Generalized Few-Shot 3D Object Detection of LiDAR Point Cloud for Autonomous Driving
This addresses the challenge of detecting rare objects in autonomous driving scenarios, which is important for special cases like emergency rescue, but the approach is incremental as it builds on existing 3D detection models.
The paper tackles the problem of detecting rare fine-grained objects like police cars and ambulances in 3D LiDAR point clouds for autonomous driving, where existing methods rely on large labeled datasets. It proposes a generalized few-shot 3D object detection framework, achieving successful detection of novel classes with few training data while maintaining accuracy on common objects, as demonstrated on the nuScenes dataset.
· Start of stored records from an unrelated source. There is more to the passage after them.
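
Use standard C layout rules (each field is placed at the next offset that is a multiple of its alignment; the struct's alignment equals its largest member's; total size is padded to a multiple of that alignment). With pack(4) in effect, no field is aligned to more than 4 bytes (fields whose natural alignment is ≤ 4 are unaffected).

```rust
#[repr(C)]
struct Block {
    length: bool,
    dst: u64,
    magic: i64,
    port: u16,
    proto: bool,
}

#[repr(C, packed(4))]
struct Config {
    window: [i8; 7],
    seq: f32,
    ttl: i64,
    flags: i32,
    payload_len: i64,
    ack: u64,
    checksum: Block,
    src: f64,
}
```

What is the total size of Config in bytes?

Block: @0: length [1B, align 1] → 1; +7 pad (align 8); @8: dst [8B, align 8] → 16; @16: magic [8B, align 8] → 24; @24: port [2B, align 2] → 26; @26: proto [1B, align 1] → 27; +5 tail pad (align 8); size 32, align 8
@0: window [7B, align 1] → 7
+1 pad (align 4)
@8: seq [4B, align 4] → 12
@12: ttl [8B, align 4] → 20
@20: flags [4B, align 4] → 24
@24: payload_len [8B, align 4] → 32
@32: ack [8B, align 4] → 40
@40: checksum [32B, align 4] → 72
@72: src [8B, align 4] → 80
size 80, align 4

80 bytes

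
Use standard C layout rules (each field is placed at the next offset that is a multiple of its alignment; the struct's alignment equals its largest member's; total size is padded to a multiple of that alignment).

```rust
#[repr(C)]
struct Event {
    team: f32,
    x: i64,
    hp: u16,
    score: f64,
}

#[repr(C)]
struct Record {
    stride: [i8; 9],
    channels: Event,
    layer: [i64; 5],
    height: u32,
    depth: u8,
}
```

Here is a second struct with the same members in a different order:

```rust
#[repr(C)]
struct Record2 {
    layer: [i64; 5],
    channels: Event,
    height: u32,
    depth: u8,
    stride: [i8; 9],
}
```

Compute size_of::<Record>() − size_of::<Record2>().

Event: 0..4  team  (4B, 4-aligned); 4..8  -- padding (4B); 8..16  x  (8B, 8-aligned); 16..18  hp  (2B, 2-aligned); 18..24  -- padding (6B); 24..32  score  (8B, 8-aligned); sizeof = 32, alignof = 8
0..9  stride  (9B, 1-aligned)
9..16  -- padding (7B)
16..48  channels  (32B, 8-aligned)
48..88  layer  (40B, 8-aligned)
88..92  height  (4B, 4-aligned)
92..93  depth  (1B, 1-aligned)
93..96  -- tail padding (3B)
sizeof = 96, alignof = 8
— Record2 —
0..40  layer  (40B, 8-aligned)
40..72  channels  (32B, 8-aligned)
72..76  height  (4B, 4-aligned)
76..77  depth  (1B, 1-aligned)
77..86  stride  (9B, 1-aligned)
86..88  -- tail padding (2B)
sizeof = 88, alignof = 8
96 − 88 = 8

8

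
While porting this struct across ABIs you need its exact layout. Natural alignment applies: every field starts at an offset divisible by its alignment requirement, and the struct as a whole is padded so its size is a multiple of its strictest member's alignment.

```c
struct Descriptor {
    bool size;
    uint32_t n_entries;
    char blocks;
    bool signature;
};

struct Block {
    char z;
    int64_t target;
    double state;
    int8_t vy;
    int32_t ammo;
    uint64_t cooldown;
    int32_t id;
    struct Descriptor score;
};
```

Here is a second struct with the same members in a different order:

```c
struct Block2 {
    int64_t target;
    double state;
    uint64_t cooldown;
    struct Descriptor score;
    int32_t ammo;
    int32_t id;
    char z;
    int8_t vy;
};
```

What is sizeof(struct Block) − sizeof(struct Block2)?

8

Descriptor: @0: size [1B, align 1] → 1; +3 pad (align 4); @4: n_entries [4B, align 4] → 8; @8: blocks [1B, align 1] → 9; @9: signature [1B, align 1] → 10; +2 tail pad (align 4); size 12, align 4
@0: z [1B, align 1] → 1
+7 pad (align 8)
@8: target [8B, align 8] → 16
@16: state [8B, align 8] → 24
@24: vy [1B, align 1] → 25
+3 pad (align 4)
@28: ammo [4B, align 4] → 32
@32: cooldown [8B, align 8] → 40
@40: id [4B, align 4] → 44
@44: score [12B, align 4] → 56
size 56, align 8
— Block2 —
@0: target [8B, align 8] → 8
@8: state [8B, align 8] → 16
@16: cooldown [8B, align 8] → 24
@24: score [12B, align 4] → 36
@36: ammo [4B, align 4] → 40
@40: id [4B, align 4] → 44
@44: z [1B, align 1] → 45
@45: vy [1B, align 1] → 46
+2 tail pad (align 8)
size 48, align 8
56 − 48 = 8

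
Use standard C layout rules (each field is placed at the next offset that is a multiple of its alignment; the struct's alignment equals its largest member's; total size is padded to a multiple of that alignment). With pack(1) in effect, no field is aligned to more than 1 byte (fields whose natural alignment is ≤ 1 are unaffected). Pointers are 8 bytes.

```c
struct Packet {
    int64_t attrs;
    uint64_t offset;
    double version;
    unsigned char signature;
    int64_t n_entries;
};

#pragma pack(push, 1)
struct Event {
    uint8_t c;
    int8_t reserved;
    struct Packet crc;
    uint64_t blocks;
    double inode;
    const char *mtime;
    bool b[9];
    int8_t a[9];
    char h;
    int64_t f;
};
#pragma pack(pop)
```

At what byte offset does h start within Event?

Packet: attrs at 0 (size 8, align 8) → ends 8; offset at 8 (size 8, align 8) → ends 16; version at 16 (size 8, align 8) → ends 24; signature at 24 (size 1, align 1) → ends 25; pad 7 to align 8 for n_entries; n_entries at 32 (size 8, align 8) → ends 40; total 40 bytes, alignment 8
c at 0 (size 1, align 1) → ends 1
reserved at 1 (size 1, align 1) → ends 2
crc at 2 (size 40, align 1) → ends 42
blocks at 42 (size 8, align 1) → ends 50
inode at 50 (size 8, align 1) → ends 58
mtime at 58 (size 8, align 1) → ends 66
b at 66 (size 9, align 1) → ends 75
a at 75 (size 9, align 1) → ends 84
h at 84 (size 1, align 1) → ends 85

84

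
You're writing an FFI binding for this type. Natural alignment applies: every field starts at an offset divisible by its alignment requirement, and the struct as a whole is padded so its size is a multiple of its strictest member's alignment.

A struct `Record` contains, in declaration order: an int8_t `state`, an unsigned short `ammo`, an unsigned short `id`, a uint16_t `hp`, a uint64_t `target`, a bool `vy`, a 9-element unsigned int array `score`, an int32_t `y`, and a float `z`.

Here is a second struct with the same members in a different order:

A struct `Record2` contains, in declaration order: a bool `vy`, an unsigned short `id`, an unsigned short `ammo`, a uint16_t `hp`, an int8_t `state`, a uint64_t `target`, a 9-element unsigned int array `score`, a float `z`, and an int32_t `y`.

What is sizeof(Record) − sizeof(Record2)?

-8

0..1  state  (1B, 1-aligned)
1..2  -- padding (1B)
2..4  ammo  (2B, 2-aligned)
4..6  id  (2B, 2-aligned)
6..8  hp  (2B, 2-aligned)
8..16  target  (8B, 8-aligned)
16..17  vy  (1B, 1-aligned)
17..20  -- padding (3B)
20..56  score  (36B, 4-aligned)
56..60  y  (4B, 4-aligned)
60..64  z  (4B, 4-aligned)
sizeof = 64, alignof = 8
— Record2 —
0..1  vy  (1B, 1-aligned)
1..2  -- padding (1B)
2..4  id  (2B, 2-aligned)
4..6  ammo  (2B, 2-aligned)
6..8  hp  (2B, 2-aligned)
8..9  state  (1B, 1-aligned)
9..16  -- padding (7B)
16..24  target  (8B, 8-aligned)
24..60  score  (36B, 4-aligned)
60..64  z  (4B, 4-aligned)
64..68  y  (4B, 4-aligned)
68..72  -- tail padding (4B)
sizeof = 72, alignof = 8
64 − 72 = -8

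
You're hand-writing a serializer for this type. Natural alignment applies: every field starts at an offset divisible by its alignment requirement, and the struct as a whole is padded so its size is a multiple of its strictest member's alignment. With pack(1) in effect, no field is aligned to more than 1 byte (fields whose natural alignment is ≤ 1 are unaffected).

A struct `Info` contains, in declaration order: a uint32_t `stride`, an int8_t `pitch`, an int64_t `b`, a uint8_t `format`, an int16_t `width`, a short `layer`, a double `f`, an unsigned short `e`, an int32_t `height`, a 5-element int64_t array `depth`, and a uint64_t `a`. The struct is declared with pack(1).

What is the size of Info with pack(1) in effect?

@0: stride [4B, align 1] → 4
@4: pitch [1B, align 1] → 5
@5: b [8B, align 1] → 13
@13: format [1B, align 1] → 14
@14: width [2B, align 1] → 16
@16: layer [2B, align 1] → 18
@18: f [8B, align 1] → 26
@26: e [2B, align 1] → 28
@28: height [4B, align 1] → 32
@32: depth [40B, align 1] → 72
@72: a [8B, align 1] → 80
size 80, align 1

80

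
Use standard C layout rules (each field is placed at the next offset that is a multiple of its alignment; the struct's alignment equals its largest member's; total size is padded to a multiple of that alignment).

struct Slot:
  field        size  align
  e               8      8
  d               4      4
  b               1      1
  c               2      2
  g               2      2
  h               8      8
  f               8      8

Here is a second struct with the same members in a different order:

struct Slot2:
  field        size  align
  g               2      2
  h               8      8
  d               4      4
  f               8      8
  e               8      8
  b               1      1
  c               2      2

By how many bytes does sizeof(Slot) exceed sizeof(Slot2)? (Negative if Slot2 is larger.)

-8

e at 0 (size 8, align 8) → ends 8
d at 8 (size 4, align 4) → ends 12
b at 12 (size 1, align 1) → ends 13
pad 1 to align 2 for c
c at 14 (size 2, align 2) → ends 16
g at 16 (size 2, align 2) → ends 18
pad 6 to align 8 for h
h at 24 (size 8, align 8) → ends 32
f at 32 (size 8, align 8) → ends 40
total 40 bytes, alignment 8
— Slot2 —
g at 0 (size 2, align 2) → ends 2
pad 6 to align 8 for h
h at 8 (size 8, align 8) → ends 16
d at 16 (size 4, align 4) → ends 20
pad 4 to align 8 for f
f at 24 (size 8, align 8) → ends 32
e at 32 (size 8, align 8) → ends 40
b at 40 (size 1, align 1) → ends 41
pad 1 to align 2 for c
c at 42 (size 2, align 2) → ends 44
tail pad 4 to reach multiple of 8
total 48 bytes, alignment 8
40 − 48 = -8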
Recent years have witnessed huge successes in 3D object detection to recognize common objects for autonomous driving (e.g., vehicles and pedestrians). However, most methods rely heavily on a large amount of well-labeled training data. This limits their capability of detecting rare fine-grained objects (e.g., police cars and ambulances), which is important for special cases, such as emergency rescue, and so on. To achieve simultaneous detection for both common and rare objects, we propose a novel task, called generalized few-shot 3D object detection, where we have a large amount of training data for common (base) objects, but only a few data for rare (novel) classes. Specifically, we analyze in-depth differences between images and point clouds, and then present a practical principle for the few-shot setting in the 3D LiDAR dataset. To solve this task, we propose a simple and effective detection framework, including (1) an incremental fine-tuning method to extend existing 3D detection models to recognize both common and rare objects, and (2) a sample adaptive balance loss to alleviate the issue of long-tailed data distribution in autonomous driving scenarios. On the nuScenes dataset, we conduct sufficient experiments to demonstrate that our approach can successfully detect the rare (novel) classes that contain only a few training data, while also maintaining the detection accuracy of common objects.